The Marathon Bombing, which in reality rockets from tragedy to bathos almost daily as the reality of who the bombers were becomes clear, is just such an instance. Looked at one way it was a horror--and I certainly experienced it that way as I waited to find out what had happened to an unknown number of friends and acquaintances and the news rolled in. But as we said to the children, echoing what was said later by a number of public figures "more people ran in to help than ran away." And that was true. The city survived, our friends survived, we go on. Carlos Aredondo was there, a man who nearly threw his life away twice with the loss of his sons and lived on, in his words, "for an unknown purpose." That dark uncertainty came to fruition on that day when he was instrumental in saving someone's life. If J.A. could have hung on a few more days would he have seen what we saw? Would he have felt that outpouring of love and that uprush of strength that we saw and felt?

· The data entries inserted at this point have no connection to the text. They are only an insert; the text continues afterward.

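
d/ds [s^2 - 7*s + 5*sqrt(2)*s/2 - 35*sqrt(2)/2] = 2*s - 7 + 5*sqrt(2)/2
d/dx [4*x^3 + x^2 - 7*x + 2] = 12*x^2 + 2*x - 7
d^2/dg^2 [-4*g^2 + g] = -8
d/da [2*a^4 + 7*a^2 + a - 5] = 8*a^3 + 14*a + 1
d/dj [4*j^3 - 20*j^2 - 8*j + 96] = 12*j^2 - 40*j - 8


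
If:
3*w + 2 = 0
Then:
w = -2/3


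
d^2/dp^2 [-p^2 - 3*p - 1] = -2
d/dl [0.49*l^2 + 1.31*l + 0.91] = 0.98*l + 1.31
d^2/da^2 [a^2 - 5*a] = 2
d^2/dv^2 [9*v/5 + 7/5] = 0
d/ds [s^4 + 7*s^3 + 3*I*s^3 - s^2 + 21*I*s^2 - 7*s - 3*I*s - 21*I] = 4*s^3 + s^2*(21 + 9*I) + s*(-2 + 42*I) - 7 - 3*I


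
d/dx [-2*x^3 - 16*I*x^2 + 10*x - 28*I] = -6*x^2 - 32*I*x + 10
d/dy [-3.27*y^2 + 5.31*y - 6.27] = 5.31 - 6.54*y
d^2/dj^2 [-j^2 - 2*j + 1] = -2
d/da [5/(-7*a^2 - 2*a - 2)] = 10*(7*a + 1)/(7*a^2 + 2*a + 2)^2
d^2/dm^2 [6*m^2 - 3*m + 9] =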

But these thoughts are not his thoughts, and I feel silly even writing them down. I wish he could have stayed with us a little longer. I told the girls what I honestly feel: few people are as loved, were as loved, as J.A. Few people have the honor to have been central in so many lives, to have lived such a fulfilled and fulfilling life. If it was too brief and if he chose to end it that is still the case. He was loved. And he knew it. He felt it every day, even if it wasn't enough. He lived beautifully. It was an honor to have known him. I cherish his memory.